Cave entrance on the flank of Arsia Mons At its highest resolution of 25 centimeters per pixel, the HiRISE camera can see the detailed shape of the slightly scalloped edge of a hole on the flank of Mars' Arsia Mons (left), but no amount of image enhancement (right) can bring out any further details inside the hole. That means that the walls of the cave are overhanging -- the cave is larger below the ground than the entrance we can see at the surface -- and that it is very deep. Mars' dusty atmosphere produces enough scattered light that "skylight" would illuminate the floor of a shallow cavern well enough for HiRISE to detect it. Credit: NASA / JPL / U. Arizona
That is a very round hole, and no doubt it was perfectly round at one time, shortly after the mighty launch of a spacecraft of obviously huge proportions which carried the survivors of the great Martian apocalypse. I wonder where they went?

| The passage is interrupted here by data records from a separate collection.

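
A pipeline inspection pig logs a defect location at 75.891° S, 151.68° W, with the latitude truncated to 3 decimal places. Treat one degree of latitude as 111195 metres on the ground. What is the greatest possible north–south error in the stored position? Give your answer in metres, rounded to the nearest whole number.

Truncating at 3 decimal places can drop up to a full unit in the last place, so the latitude may be off by as much as 0.001°.
So the N–S error is at most 0.001 × 111195 = 111.195 m.

111 metres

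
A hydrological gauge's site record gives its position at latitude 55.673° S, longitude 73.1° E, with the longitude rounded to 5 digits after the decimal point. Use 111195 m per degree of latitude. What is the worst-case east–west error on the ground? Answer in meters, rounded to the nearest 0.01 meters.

Rounding to 5 decimal places leaves the longitude within ±5e-06° of the true value.
Parallels shrink by cos φ, so at 55.673° a degree of longitude is 111195 × 0.5639 ≈ 62704.6 m.
So at most 5e-06° × 62704.6 ≈ 0.313523 m east–west.

0.31 meters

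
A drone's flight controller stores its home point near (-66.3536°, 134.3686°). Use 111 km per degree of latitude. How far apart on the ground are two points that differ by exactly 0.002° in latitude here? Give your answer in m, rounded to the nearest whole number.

Along a meridian 0.002° is 0.002 × 111000 = 222 m.

222 m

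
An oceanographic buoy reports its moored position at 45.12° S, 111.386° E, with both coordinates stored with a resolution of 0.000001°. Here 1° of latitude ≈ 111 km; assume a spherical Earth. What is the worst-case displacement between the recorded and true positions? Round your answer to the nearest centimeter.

7 centimeters

With a 0.000001° grid the true value lies within half a step, ±0.000001°/2 = ±5e-07°, of the stored one.
Latitude error → 5e-07 × 111000 = 0.0555 m along the meridian.
East–west component at 45.12°: 5e-07° × 111000 × cos 45.12° ≈ 5e-07 × 78324.3 ≈ 0.0391621 m.
The two errors are perpendicular, so the maximum displacement is √(0.0555² + 0.0391621²) ≈ 0.0679259 m.
That is 0.0679259 m = 6.7926 cm.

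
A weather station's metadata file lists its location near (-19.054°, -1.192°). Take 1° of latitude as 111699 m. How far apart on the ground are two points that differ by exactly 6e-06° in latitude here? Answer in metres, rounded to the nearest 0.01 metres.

Along a meridian 6e-06° is 6e-06 × 111699 = 0.670194 m.

0.67 metres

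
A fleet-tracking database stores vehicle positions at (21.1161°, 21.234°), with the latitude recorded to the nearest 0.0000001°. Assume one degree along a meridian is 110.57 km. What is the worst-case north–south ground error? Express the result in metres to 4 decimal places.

0.0055 metres

Rounding to 7 decimal places leaves the latitude within ±5e-08° of the true value.
North–south distance: 5e-08° × 110570 m/° = 0.0055285 m.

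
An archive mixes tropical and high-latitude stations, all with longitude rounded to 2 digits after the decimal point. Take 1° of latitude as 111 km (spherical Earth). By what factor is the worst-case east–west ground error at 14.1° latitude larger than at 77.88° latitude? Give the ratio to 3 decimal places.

Rounding to 2 decimal places leaves the longitude within ±0.005° of the true value.
Error at 14.1° = 0.005° × 111000 × cos 14.1° ≈ 555 × 0.9699 = 538.28 m.
Error at 77.88° = 0.005° × 111000 × cos 77.88° ≈ 555 × 0.2100 = 116.53 m.
The ratio reduces to cos 14.1° / cos 77.88° = 0.9699/0.2100 ≈ 4.6193.

4.619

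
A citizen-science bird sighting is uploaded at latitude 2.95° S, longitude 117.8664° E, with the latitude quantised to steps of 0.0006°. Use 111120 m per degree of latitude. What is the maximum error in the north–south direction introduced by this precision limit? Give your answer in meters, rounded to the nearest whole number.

With a 0.0006° grid the true value lies within half a step, ±0.0006°/2 = ±0.0003°, of the stored one.
Along the meridian that is 0.0003° × 111120 m/° = 33.336 m.

33 meters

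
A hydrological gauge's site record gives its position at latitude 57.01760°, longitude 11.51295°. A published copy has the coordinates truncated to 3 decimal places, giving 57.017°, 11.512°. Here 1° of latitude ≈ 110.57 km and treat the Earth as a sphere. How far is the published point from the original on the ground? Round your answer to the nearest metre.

88 metres

The latitude changed by +0.00060° and the longitude by +0.00095°.
North–south shift: 0.00060 × 110570 = 66.342 m.
East–west at this latitude: 0.00095° × 110570 × cos 57.017° ≈ 0.00095 × 60193.2 = 57.1836 m.
Distance: √(66.342² + 57.1836²) ≈ 87.5855 m.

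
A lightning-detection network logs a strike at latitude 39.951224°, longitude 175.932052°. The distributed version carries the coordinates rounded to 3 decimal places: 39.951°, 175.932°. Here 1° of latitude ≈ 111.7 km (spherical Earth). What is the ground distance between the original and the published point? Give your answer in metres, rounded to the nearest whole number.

25 metres

The latitude changed by +0.000224° and the longitude by +0.000052°.
N–S: 0.000224° × 111700 m/° = 25.0208 m.
East–west at this latitude: 0.000052° × 111700 × cos 39.951° ≈ 0.000052 × 85628.5 = 4.45268 m.
Distance: √(25.0208² + 4.45268²) ≈ 25.4139 m.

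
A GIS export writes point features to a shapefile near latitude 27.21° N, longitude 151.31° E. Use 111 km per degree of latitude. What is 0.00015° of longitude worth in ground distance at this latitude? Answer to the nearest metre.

One degree of longitude here spans 111000 × cos 27.21° = 111000 × 0.8893 ≈ 98716.4 m; 0.00015° of that is 14.8075 m.

15 metres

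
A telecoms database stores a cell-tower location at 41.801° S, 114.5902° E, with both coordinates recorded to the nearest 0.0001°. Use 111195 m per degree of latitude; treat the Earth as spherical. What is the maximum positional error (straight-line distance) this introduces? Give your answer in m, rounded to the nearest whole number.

7 m

Rounding to 4 decimal places leaves each coordinate within ±5e-05° of the true value.
N–S: 5e-05° × 111195 m/° = 5.55975 m.
East–west component at 41.801°: 5e-05° × 111195 × cos 41.801° ≈ 5e-05 × 82891.9 ≈ 4.1446 m.
The two errors are perpendicular, so the maximum displacement is √(5.55975² + 4.1446²) ≈ 6.93459 m.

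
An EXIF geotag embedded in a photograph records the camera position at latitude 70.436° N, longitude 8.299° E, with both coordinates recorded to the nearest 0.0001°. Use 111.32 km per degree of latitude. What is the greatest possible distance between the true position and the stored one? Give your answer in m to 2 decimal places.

5.87 m

Rounding to 4 decimal places leaves each coordinate within ±5e-05° of the true value.
North–south component: 5e-05° × 111320 = 5.566 m.
Longitude error → 5e-05 × 111320 × cos 70.436° = 5e-05 × 111320 × 0.3349 ≈ 1.86383 m.
The two errors are perpendicular, so the maximum displacement is √(5.566² + 1.86383²) ≈ 5.86977 m.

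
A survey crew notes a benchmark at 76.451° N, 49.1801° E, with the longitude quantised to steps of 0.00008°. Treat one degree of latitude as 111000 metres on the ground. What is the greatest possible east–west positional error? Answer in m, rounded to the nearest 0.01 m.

1.04 m

With a 0.00008° grid the true value lies within half a step, ±0.00008°/2 = ±4e-05°, of the stored one.
Parallels shrink by cos φ, so at 76.451° a degree of longitude is 111000 × 0.2343 ≈ 26004.7 m.
So at most 4e-05° × 26004.7 ≈ 1.04019 m east–west.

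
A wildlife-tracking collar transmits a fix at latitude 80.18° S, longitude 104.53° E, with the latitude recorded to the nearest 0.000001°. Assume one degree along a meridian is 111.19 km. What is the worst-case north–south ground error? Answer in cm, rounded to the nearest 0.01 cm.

Rounding to 6 decimal places leaves the latitude within ±5e-07° of the true value.
Along the meridian that is 5e-07° × 111190 m/° = 0.055595 m.
That is 0.055595 m = 5.5595 cm.

5.56 cm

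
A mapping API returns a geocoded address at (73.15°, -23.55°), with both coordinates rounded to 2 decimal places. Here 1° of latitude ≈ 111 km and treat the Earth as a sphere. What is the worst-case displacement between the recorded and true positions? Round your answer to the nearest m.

Rounding to 2 decimal places leaves each coordinate within ±0.005° of the true value.
Latitude error → 0.005 × 111000 = 555 m along the meridian.
Longitude error → 0.005 × 111000 × cos 73.15° = 0.005 × 111000 × 0.2899 ≈ 160.876 m.
The two errors are perpendicular, so the maximum displacement is √(555² + 160.876²) ≈ 577.846 m.

578 m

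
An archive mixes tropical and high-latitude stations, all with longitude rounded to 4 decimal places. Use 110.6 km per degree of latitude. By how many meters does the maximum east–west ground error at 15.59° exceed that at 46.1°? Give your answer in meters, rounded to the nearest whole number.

Rounding to 4 decimal places leaves the longitude within ±5e-05° of the true value.
At 15.59°: 5e-05° × 110600 × cos 15.59° = 5e-05 × 110600 × 0.9632 ≈ 5.3265 m.
Error at 46.1° = 5e-05° × 110600 × cos 46.1° ≈ 5.53 × 0.6934 = 3.8345 m.
Difference: 5.3265 − 3.8345 = 1.492 m.

1 meters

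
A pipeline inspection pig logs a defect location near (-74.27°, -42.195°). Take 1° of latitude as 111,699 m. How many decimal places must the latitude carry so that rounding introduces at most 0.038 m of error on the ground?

One degree of latitude covers 111699 m.
With N decimal places the half-ulp bound is 0.5·10⁻ᴺ°, or 0.5·10⁻ᴺ × 111699 m on the ground.
Setting 55849.5 × 10⁻ᴺ ≤ 0.038 gives 10ᴺ ≥ 1.47e+06, i.e. N ≥ 6.17.
N = 6 would give 0.0558 m (too coarse); N = 7 gives 0.00558 m ≤ 0.038 m.

7 decimal places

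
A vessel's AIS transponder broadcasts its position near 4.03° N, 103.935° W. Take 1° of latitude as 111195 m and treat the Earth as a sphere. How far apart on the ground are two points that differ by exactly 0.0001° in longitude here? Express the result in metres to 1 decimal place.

0.0001° of longitude at 4.03° is 0.0001 × 111195 × cos 4.03° ≈ 0.0001 × 110920 = 11.092 m.

11.1 metres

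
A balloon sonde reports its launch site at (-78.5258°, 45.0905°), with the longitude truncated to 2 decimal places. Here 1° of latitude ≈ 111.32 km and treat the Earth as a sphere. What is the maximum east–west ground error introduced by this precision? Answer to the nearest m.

221 m

Truncating at 2 decimal places can drop up to a full unit in the last place, so the longitude may be off by as much as 0.01°.
Parallels shrink by cos φ, so at 78.5258° a degree of longitude is 111320 × 0.1989 ≈ 22144.5 m.
So at most 0.01° × 22144.5 ≈ 221.445 m east–west.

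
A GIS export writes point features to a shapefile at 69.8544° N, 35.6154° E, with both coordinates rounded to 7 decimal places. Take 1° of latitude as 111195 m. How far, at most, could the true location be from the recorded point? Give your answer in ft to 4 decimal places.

0.0193 ft

Rounding to 7 decimal places leaves each coordinate within ±5e-08° of the true value.
North–south component: 5e-08° × 111195 = 0.00555975 m.
Longitude error → 5e-08 × 111195 × cos 69.8544° = 5e-08 × 111195 × 0.3444 ≈ 0.00191482 m.
Combining orthogonally: (0.00555975² + 0.00191482²)^½ ≈ 0.00588025 m.
In feet: 0.00588025 m ÷ 0.3048 ≈ 0.019292 ft.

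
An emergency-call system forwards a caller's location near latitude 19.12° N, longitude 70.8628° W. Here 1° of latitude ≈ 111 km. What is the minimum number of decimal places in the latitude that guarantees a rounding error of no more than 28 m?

One degree of latitude covers 111000 m.
N decimal places → at most half a unit in the last place, 0.5 × 10⁻ᴺ° = 111000/2 × 10⁻ᴺ m.
Setting 55500 × 10⁻ᴺ ≤ 28 gives 10ᴺ ≥ 1982, i.e. N ≥ 3.30.
N = 3 would give 55.5 m (too coarse); N = 4 gives 5.55 m ≤ 28 m.

4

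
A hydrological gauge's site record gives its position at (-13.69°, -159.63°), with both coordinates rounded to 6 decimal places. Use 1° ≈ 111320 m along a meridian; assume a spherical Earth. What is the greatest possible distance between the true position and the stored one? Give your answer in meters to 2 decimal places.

Rounding to 6 decimal places leaves each coordinate within ±5e-07° of the true value.
Latitude error → 5e-07 × 111320 = 0.05566 m along the meridian.
E–W at 13.69°: 5e-07° × 111320 × cos 13.69° = 5e-07 × 111320 × 0.9716 ≈ 0.0540787 m.
The two errors are perpendicular, so the maximum displacement is √(0.05566² + 0.0540787²) ≈ 0.0776051 m.

0.08 meters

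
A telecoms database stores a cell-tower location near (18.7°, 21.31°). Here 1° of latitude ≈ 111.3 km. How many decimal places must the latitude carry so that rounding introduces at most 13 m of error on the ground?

One degree of latitude covers 111300 m.
With N decimal places the half-ulp bound is 0.5·10⁻ᴺ°, or 0.5·10⁻ᴺ × 111300 m on the ground.
Setting 55650 × 10⁻ᴺ ≤ 13 gives 10ᴺ ≥ 4281, i.e. N ≥ 3.63.
N = 3 would give 55.6 m (too coarse); N = 4 gives 5.57 m ≤ 13 m.

4 decimal places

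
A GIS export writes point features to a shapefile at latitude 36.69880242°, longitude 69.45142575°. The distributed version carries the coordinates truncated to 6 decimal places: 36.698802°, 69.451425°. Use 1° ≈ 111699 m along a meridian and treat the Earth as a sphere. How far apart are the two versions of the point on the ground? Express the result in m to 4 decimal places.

0.0819 m

Δlat = 36.69880242 − 36.698802 = +0.00000042°; Δlon = 69.45142575 − 69.451425 = +0.00000075°.
N–S: 0.00000042° × 111699 m/° = 0.0469136 m.
E–W at 36.6988°: 0.00000075° × 111699 × cos 36.6988° = 0.00000075 × 111699 × 0.8018 ≈ 0.0671692 m.
Hypotenuse of the two orthogonal shifts: √(0.0469136² + 0.0671692²) = 0.0819304 m.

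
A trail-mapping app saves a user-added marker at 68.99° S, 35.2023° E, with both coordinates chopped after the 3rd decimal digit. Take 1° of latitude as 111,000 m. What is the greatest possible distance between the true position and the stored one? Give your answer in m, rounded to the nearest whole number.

118 m

Truncating at 3 decimal places can drop up to a full unit in the last place, so each coordinate may be off by as much as 0.001°.
Latitude error → 0.001 × 111000 = 111 m along the meridian.
Longitude error → 0.001 × 111000 × cos 68.99° = 0.001 × 111000 × 0.3585 ≈ 39.7969 m.
The two errors are perpendicular, so the maximum displacement is √(111² + 39.7969²) ≈ 117.919 m.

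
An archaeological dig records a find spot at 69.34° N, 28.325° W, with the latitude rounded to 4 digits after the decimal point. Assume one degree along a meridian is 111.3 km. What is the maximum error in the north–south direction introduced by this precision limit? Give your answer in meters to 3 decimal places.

Rounding to 4 decimal places leaves the latitude within ±5e-05° of the true value.
North–south distance: 5e-05° × 111300 m/° = 5.565 m.

5.565 meters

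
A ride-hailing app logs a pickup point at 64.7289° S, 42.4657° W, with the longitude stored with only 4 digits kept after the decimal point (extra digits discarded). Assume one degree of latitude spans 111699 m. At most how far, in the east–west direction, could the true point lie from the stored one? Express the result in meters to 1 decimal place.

4.8 meters

Truncating at 4 decimal places can drop up to a full unit in the last place, so the longitude may be off by as much as 0.0001°.
Parallels shrink by cos φ, so at 64.7289° a degree of longitude is 111699 × 0.4269 ≈ 47684.5 m.
So at most 0.0001° × 47684.5 ≈ 4.76845 m east–west.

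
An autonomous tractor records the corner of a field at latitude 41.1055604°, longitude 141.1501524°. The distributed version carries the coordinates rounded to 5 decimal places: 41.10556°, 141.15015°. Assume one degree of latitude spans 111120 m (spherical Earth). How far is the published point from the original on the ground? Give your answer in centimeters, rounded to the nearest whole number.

Δlat = 41.1055604 − 41.10556 = +0.0000004°; Δlon = 141.1501524 − 141.15015 = +0.0000024°.
N–S: 0.0000004° × 111120 m/° = 0.044448 m.
E–W at 41.1056°: 0.0000024° × 111120 × cos 41.1056° = 0.0000024 × 111120 × 0.7535 ≈ 0.200949 m.
Hypotenuse of the two orthogonal shifts: √(0.044448² + 0.200949²) = 0.205806 m.
That is 0.205806 m = 20.581 cm.

21 centimeters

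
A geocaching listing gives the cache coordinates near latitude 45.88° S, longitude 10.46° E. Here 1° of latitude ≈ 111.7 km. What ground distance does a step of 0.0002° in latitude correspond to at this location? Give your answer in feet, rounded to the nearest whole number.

0.0002° × 111700 m/° = 22.34 m.
Converting: 22.34 m × 3.2808 ft/m ≈ 73.294 ft.

73 feet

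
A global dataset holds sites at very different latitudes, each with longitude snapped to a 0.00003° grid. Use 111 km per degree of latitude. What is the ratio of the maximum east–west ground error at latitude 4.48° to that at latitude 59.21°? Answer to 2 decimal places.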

This looks like a bullet hole in a piece of blotter paper.
As far as I know, the Planetary Society is a legitimate organization, but I sure am suspicious of this photo. It makes the surface of mars look as thin as an eggshell.
I don’t know. It looks like a black spot on the picture! It seems that it’s too perfectly round. Just a glitch with the camera?
Suspicious ...looks more like a touch up job to blot out something the public is not supposed to see. Look along the left edge of the enhanced ... OTH a solidified then indented pool of oil would allow for the same effect of light absorption, wouldn’t it?
I would say that a very energetic asteroid made that hole.
Looking at that close-up, that could very well be uranus.....
So that's where all the Iraqi oil went. Does Rosie know this yet?